KVM must be enabled in the kernel and the user must be in the kvm group:
ls /dev/kvm # must exist
groups # must include kvm
Network: host-only malware bridge
br-malware (10.200.0.1/24) is the only network the guest sees, and it is
host-only — no NAT, no upstream route. The host's WG interface is on a
separate link (wg0) used only for shipping completed episodes to the
collector; the bridge and WG never touch.
| Interface | Purpose |
|---|---|
br-malware (10.200.0.1/24) |
host-only bridge, only NIC attached to the guest |
guest eth0 |
DHCP from a dnsmasq bound only to br-malware |
host WG (wg0) |
shipping channel to the collector — not connected to the bridge |
Detailed firewall rules and the egress-drop safety net are out of scope for this document and live in the deploy script. The relevant invariant for readers is: the guest cannot route off
br-malware, period.
Guest: Metasploitable 2
-
Download from the Rapid7 mirror (verify sha256 against the published value before use).
-
Convert VMware → qcow2:
qemu-img convert -O qcow2 -p Metasploitable.vmdk metasploitable2.qcow2 -
First boot (no snapshot yet) — let it come up, log in (msfadmin/msfadmin), confirm services are listening on the expected ports, shut down cleanly.
-
Take the baseline snapshot:
qemu-img snapshot -c baseline-v1 metasploitable2.qcow2Internal qcow2 snapshots load in well under a second — this is the "factory reset" mechanism for every episode.
Single-vCPU constrained-device emulation
-cpu host -smp 1,sockets=1,cores=1,threads=1
-m 512
-machine type=q35,accel=kvm
Plus a host-side cgroup CPU cap on the QEMU process (e.g. 80% of one core) so the guest behaves like a small, constrained device under load.
Telemetry channels
virtio-serial for the in-guest agent
-device virtio-serial-pci
-chardev socket,path=/run/qemu/guest-agent.sock,server=on,wait=off,id=ga
-device virtserialport,chardev=ga,name=cis490.guest.agent
The in-guest agent opens /dev/virtio-ports/cis490.guest.agent and writes
JSONL to it. Host side, the orchestrator reads from the unix socket. No network
involvement = the malware cannot interfere with this channel.
QMP for live oracle queries
-qmp unix:/run/qemu/qmp.sock,server=on,wait=off
The orchestrator polls query-stats, query-blockstats, and netdev stats over
this socket.
perf stat on the QEMU process
perf stat -p <qemu_pid> -I 100 \
-e cycles,instructions,cache-references,cache-misses,branches,branch-misses,page-faults,context-switches \
-x , -o telemetry-perf.csv
The collector tails the CSV, parses, and emits JSONL.
tcpdump on br-malware
tcpdump -i br-malware -w network.pcap -B 4096 -s 200
Post-process to netflow.jsonl with 100ms buckets.

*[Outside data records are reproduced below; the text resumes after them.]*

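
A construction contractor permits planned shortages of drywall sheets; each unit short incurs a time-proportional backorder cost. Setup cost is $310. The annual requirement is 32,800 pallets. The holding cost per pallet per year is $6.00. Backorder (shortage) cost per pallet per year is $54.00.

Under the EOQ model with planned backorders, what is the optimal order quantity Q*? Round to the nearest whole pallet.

1,941 pallets

Q* = √(2DS/H) · √((H + b)/b)
   = √(2 × 32,800 × 310 / 6) · √((6 + 54) / 54)
   = 1,841.014 × 1.0541 ≈ 1,940.60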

Snapshot loop sanity check
A green light before any data collection:
qemu-img snapshot -l metasploitable2.qcow2showsbaseline-v1.- Boot the VM with the qcow2.

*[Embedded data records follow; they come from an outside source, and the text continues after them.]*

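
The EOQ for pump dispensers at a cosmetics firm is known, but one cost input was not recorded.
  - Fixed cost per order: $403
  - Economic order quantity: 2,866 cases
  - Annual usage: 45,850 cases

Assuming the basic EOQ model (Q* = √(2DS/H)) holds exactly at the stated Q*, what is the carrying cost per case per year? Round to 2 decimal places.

EOQ relation: Q² = 2DS/H, so rearrange for the unknown.
H = 2DS / Q² = 2 × 45,850 × 403 / 2,866² = 4.4991

$4.50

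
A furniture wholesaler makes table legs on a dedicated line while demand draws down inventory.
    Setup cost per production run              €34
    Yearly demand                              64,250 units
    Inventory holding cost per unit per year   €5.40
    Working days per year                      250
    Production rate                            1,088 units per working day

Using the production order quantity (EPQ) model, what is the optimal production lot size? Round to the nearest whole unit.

1,029 units

d = 64,250/250 = 257.0000 units/day;  effective holding cost H(1 − d/p) = 5.4·(1 − 257.0000/1088) = 4.12445
Q* = √(2DS / H_eff) = √(2·64,250·34 / 4.12445) ≈ 1,029.22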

- Touch a file in the guest. Shut down.
qemu-img snapshot -a baseline-v1 metasploitable2.qcow2.- Boot again. The file is gone. ✅
Safety checks before running real samples
ip route show table all | grep br-malwareshows no route off the bridge.dig @host example.comfrom a guest fails (no DNS for malware).- The host's WG interface is not bridged to
br-malware.
(See scripts/install-lab-host.sh for the firewall plumbing — it isn't the
focus of this project.)
Where to put VMs and snapshots
vm/images/ # qcow2 disk images (gitignored)
vm/snapshots/ # named snapshot exports if we ever externalize them
Both directories are gitignored. The repo only carries the recipes for reproducing them.